Alienware m15 Review: Thin, Light, Dense, Deadly
Alienware M15 Review: Storage And Content Creation
We benchmark our systems using the latest Windows updates and hardware drivers from system OEMs like Dell Alienware. Other than that, except where noted, we keep all settings unchanged from the factory. First, let's take a look at the storage devices inside of the Alienware m15. Our test unit came with two identical Toshiba XG5 512GB NVMe SSDs that are rated to read data at up to 2,700MB/s and write data at a less impress 1,050MB/s. Both drives are also covered by a copper heat spreader to wick thermals away a touch.
Both SSDs perform exceptionally well in our test even manage to exceed their factory rated maximum speed at times. Though we would have liked to see SSDs with a faster write speed in such a high-end notebook, these drives should satisfy the use case of virtually any gamer. As you'll notice, our C: drive volume performed worse in spots than our D: drive during the test, which is indicative of OS background tasks likely consuming some bandwidth. People that desire even more performance can also configure these drives in a RAID 0 array if they so choose, or those concerned about data loss and desire redundancy can set them up in a RAID 1.
Our Cinebench runs test the CPU and GPU independently and provides a glimpse of raw performance. The test is based on Maxon’s Cinema 4D modeling software that’s used in movie productions.

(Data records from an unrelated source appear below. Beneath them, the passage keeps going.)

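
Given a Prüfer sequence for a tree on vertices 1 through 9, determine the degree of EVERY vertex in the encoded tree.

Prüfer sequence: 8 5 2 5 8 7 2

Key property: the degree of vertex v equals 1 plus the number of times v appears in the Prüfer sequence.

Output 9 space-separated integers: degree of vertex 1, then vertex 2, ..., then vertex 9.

Answer: 1 3 1 1 3 1 2 3 1

Derivation:
p_1 = 8: count[8] becomes 1
p_2 = 5: count[5] becomes 1
p_3 = 2: count[2] becomes 1
p_4 = 5: count[5] becomes 2
p_5 = 8: count[8] becomes 2
p_6 = 7: count[7] becomes 1
p_7 = 2: count[2] becomes 2
Degrees (1 + count): deg[1]=1+0=1, deg[2]=1+2=3, deg[3]=1+0=1, deg[4]=1+0=1, deg[5]=1+2=3, deg[6]=1+0=1, deg[7]=1+1=2, deg[8]=1+2=3, deg[9]=1+0=1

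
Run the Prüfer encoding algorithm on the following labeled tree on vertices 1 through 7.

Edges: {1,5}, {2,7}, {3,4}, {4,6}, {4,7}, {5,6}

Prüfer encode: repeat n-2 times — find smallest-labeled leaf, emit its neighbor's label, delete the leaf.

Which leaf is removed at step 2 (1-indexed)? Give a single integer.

Answer: 2

Derivation:
Step 1: current leaves = {1,2,3}. Remove leaf 1 (neighbor: 5).
Step 2: current leaves = {2,3,5}. Remove leaf 2 (neighbor: 7).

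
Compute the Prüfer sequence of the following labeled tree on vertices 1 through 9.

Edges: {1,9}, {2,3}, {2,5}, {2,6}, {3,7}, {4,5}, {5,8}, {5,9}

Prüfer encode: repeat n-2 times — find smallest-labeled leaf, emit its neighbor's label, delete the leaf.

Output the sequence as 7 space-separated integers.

Answer: 9 5 2 3 2 5 5

Derivation:
Step 1: leaves = {1,4,6,7,8}. Remove smallest leaf 1, emit neighbor 9.
Step 2: leaves = {4,6,7,8,9}. Remove smallest leaf 4, emit neighbor 5.
Step 3: leaves = {6,7,8,9}. Remove smallest leaf 6, emit neighbor 2.
Step 4: leaves = {7,8,9}. Remove smallest leaf 7, emit neighbor 3.
Step 5: leaves = {3,8,9}. Remove smallest leaf 3, emit neighbor 2.
Step 6: leaves = {2,8,9}. Remove smallest leaf 2, emit neighbor 5.
Step 7: leaves = {8,9}. Remove smallest leaf 8, emit neighbor 5.
Done: 2 vertices remain (5, 9). Sequence = [9 5 2 3 2 5 5]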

Testing with the newest version of Cinebench we got some rather strange results. We ran this test a half dozen times to ensure that our results were accurate, but for some reason the OpenGL score achieved by the Alienware M15's GeForce GTX 1070 Max-Q was relatively low and close to a GeForce GTX 1060. This is likely due to driver version variation and not much to be concerned with, however. CPU performance was excellent, on the other hand, and the Alienware M15 successfully beat out the competition to claim the #1 spot in our chart.